Itu mungkin adalah kekuatan salah satu Binatang Prana Tingkat Perak.
“Istirahatlah,” kata Inala kepada Asaeya saat Kadal-kadal Slump telah kembali ke dalam air.
“Bagaimana denganmu?” tanya Asaeya sambil menyusui bayi Gannala.
enuma.𝕞y.𝘪𝔡 ↩
“Masih ada yang harus kulakukan.” Sambil berkata demikian, Inala duduk di atap rumahnya dan mengalirkan Prana melalui rahangnya.
Tahap 1—Rahang!
“Kieeek!” Dia berteriak dalam bahasa Empyrean Zingers. Setelah itu, dia tetap diam. Hampir semenit kemudian, ada jawaban.
“Kieekeke!”
Mendengar jawaban itu, ekspresi Inala berubah menjadi kegembiraan sekaligus ketegangan. Ia kemudian menunggu dengan sabar selama beberapa jam, sambil memahat patung dengan santai.
Tak lama kemudian, ia melihat sekumpulan makhluk melayang di udara. Sambil menyeringai, ia berdiri dan merentangkan kedua tangannya lebar-lebar, “Kemarilah!”
“Kiek!”
“Kuak!”
“Guaa!”
Lebih dari tiga puluh Empyrean Zinger menyerbu ke arahnya dan mendarat di sekitar rumahnya. Enam di antaranya berubah menjadi bentuk miniatur dan mendarat di kepalanya, sambil berkicau tanpa henti.

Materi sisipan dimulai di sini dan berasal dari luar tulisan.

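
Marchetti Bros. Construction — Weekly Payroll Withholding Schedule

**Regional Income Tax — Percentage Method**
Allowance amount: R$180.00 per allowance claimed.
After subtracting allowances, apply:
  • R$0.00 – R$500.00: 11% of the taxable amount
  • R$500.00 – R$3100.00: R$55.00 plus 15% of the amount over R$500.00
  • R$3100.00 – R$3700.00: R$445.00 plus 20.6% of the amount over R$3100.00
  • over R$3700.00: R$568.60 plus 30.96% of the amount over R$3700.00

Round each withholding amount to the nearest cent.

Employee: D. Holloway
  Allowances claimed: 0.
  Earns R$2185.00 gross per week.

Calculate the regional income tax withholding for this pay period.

R$307.75

Regional Income Tax: taxable = R$2185.00
  R$55.00 + 15% × (R$2185.00 − R$500.00) = R$55.00 + 15% × R$1685.00 = R$307.75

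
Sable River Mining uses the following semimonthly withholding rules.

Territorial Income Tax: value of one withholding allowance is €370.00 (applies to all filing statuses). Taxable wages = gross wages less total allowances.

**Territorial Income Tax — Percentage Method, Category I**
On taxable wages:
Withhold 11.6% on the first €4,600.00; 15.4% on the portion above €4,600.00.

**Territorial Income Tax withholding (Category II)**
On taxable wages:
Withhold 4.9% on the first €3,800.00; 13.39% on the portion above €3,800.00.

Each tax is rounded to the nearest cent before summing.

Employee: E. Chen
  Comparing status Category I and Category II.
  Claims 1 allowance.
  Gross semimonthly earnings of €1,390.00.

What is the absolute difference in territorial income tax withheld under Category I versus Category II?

€68.34

Territorial Income Tax (Category I): taxable = €1,390.00 − 1×€370.00 = €1,020.00
  11.6% × €1,020.00 = €118.32
Territorial Income Tax (Category II): taxable = €1,390.00 − 1×€370.00 = €1,020.00
  4.9% × €1,020.00 = €49.98
Difference: |€118.32 − €49.98| = €68.34 (higher under Category I)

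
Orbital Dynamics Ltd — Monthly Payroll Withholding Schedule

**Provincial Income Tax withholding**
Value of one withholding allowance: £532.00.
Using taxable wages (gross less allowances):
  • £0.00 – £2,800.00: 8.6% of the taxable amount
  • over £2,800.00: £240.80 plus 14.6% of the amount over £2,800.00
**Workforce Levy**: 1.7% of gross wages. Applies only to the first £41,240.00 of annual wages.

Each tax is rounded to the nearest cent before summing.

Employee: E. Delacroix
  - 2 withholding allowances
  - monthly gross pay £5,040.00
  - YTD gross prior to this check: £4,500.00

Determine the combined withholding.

£498.18

Provincial Income Tax: taxable = £5,040.00 − 2×£532.00 = £3,976.00
  £240.80 + 14.6% × (£3,976.00 − £2,800.00) = £240.80 + 14.6% × £1,176.00 = £412.50
Workforce Levy: 1.7% × £5,040.00 = £85.68
Total: £412.50 + £85.68 = £498.18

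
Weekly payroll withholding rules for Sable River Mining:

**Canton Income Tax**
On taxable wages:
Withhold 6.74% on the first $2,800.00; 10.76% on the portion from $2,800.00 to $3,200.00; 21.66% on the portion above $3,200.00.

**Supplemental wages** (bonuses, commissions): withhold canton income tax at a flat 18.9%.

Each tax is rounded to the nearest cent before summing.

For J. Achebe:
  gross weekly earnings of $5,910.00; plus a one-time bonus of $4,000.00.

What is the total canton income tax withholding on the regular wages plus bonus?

Canton Income Tax: taxable = $5,910.00
  $231.76 + 21.66% × ($5,910.00 − $3,200.00) = $231.76 + 21.66% × $2,710.00 = $818.75
Supplemental (18.9% flat on bonus): 18.9% × $4,000.00 = $756.00
Total canton income tax: $818.75 + $756.00 = $1,574.75

$1,574.75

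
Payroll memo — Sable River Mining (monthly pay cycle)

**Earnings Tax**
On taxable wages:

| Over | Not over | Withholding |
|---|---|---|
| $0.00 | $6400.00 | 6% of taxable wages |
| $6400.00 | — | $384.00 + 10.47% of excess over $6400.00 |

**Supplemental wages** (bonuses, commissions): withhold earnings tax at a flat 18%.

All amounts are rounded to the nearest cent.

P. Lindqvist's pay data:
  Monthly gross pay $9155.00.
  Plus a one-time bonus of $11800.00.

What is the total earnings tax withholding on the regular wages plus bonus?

Earnings Tax: taxable = $9155.00
  $384.00 + 10.47% × ($9155.00 − $6400.00) = $384.00 + 10.47% × $2755.00 = $672.45
Supplemental (18% flat on bonus): 18% × $11800.00 = $2124.00
Total earnings tax: $672.45 + $2124.00 = $2796.45

$2796.45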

Dia membaca ingatan satu per satu, dan akhirnya berfokus pada tiga individu baru itu.
Raja Zinger Empyrean!
Ratu Empyrean Zinger!
Ada dua Empyrean Zinger King dan satu Empyrean Zinger Queen, yang jelas diciptakan melalui perangkap yang dipasang untuk Boar King. Mereka menetas melalui Prana dan Tenaga Hidup dari Mystic Grade Pranic Beast.
enuma.𝕞y.𝘪𝔡 ↩
Itulah sebabnya, meskipun Prana dan Tenaga Hidup yang diserap hanya dalam jangka waktu pendek, kualitasnya sangat tinggi sehingga mudah melahirkannya.
Setelah menetas, mereka tetap bersembunyi sampai Raja Babi Hutan pergi. Sampai saat itu, mereka mendengarkan tindakannya, diam-diam mengamatinya dalam bentuk miniatur mereka. Kehadiran mereka begitu samar sehingga dia tidak peduli dengan mereka dalam keadaan marahnya.
Mengapa kehidupan puncak harus repot-repot mengurusi setiap semut yang berkeliaran? Inala telah memilih wilayah dengan banyak semut untuk mengubur telur-telurnya.
Dan sekarang, melalui ingatan mereka, Inala mengetahui semua yang telah terjadi. Dari Raja Babi Hutan yang mendarat di gua hingga dia menghancurkan segalanya karena marah, dia menjadi sadar.
Setelah mengetahui bahwa Raja Babi Hutan mengintai lokasi lima Binatang Prana Tingkat Perak dan menghabiskan sebagian besar waktunya mengamati lima Suku yang Dirusak, Inala menyimpulkan apa yang ingin ia lakukan.
Brangara berencana untuk membentuk Klannya. Dan rute yang diambilnya tidak berbeda dengan apa yang dilakukan Gannala di Kerajaan Sagar.
Karena ia bisa berubah menjadi manusia, ia berencana untuk menciptakan anak melalui Manusia Bebas. Akhirnya, akan datang Klan yang melaluinya Babi Empyrean akan lahir.
“Masa depan telah berubah drastis,” gumam Inala, tetapi ia tidak merasa tertekan. Sebaliknya, ia justru merasa gembira.